Simon counters that Minnesota voting system is secure.

"But the No. 1 threat to the integrity of our election system nationally and in Minnesota is the danger of a cyberattack by outside forces trying to destabilize our democracy. Minnesota was one of the 21 states targeted by Russian hackers in 2016," he said. "Fortunately, we passed the test and kept out all intruders."

This election also is personal for Howe.

"I once lost an election in which my opponent cheated by violating state election laws. All he and the DFL party had to do — once they were caught cheating — was pay a settlement to the Campaign Finance Board and my opponent kept his seat, as did 10 others in his party who also cheated."

He also wants to eliminate ineligible and illegal voting. He said at the start of the 2016 election, Minnesota had 26,000 challenged status voters on the poll roster — voters who failed the verification test, yet whose votes counted.

"We know there is a problem in Minnesota, but we don't know how big the problem is because the current secretary of state is defying a court order to release information about challenged voters," Howe said.

Simon notes he's "in the democracy business." He said his mission has been to make voting as easy as possible for all eligible Minnesotans. "As for policy innovations, I'll work for automated voter registration, expanded early voting, pre-registration for high school students, and campaign finance transparency."

Simon is proud of helping to lead Minnesota back to No. 1 in voter turnout in America — up from sixth.

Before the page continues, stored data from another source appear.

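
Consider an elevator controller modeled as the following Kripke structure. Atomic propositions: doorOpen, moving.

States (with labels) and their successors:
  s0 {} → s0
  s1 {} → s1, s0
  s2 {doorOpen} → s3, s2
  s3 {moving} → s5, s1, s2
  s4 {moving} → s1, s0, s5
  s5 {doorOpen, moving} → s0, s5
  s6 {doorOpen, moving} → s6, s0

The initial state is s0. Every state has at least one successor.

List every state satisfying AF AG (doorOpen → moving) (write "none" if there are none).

States satisfying AG (doorOpen → moving): {s0, s1, s4, s5, s6}.
States satisfying AF AG (doorOpen → moving): {s0, s1, s4, s5, s6}.

{s0, s1, s4, s5, s6}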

One campaign issue is the looming 2020 presidential primary. Minnesota hasn't required voters to register as party members or declare their party affiliation, but last year the Legislature passed a law that will require voters in the 2020 presidential primary to request a Republican or Democrat ballot.

"I believe that's a horrible invasion of an individual voter's privacy, and my highest priority in the next legislative session will be fixing this law," Howe said.

The secretary of state also oversees a wide range of business-related filings. Simon said he has made it easier to start and maintain a business, expanded online offerings and plans to expand the office's quarterly economic reports, as well as the Minnesota Business Snapshot survey.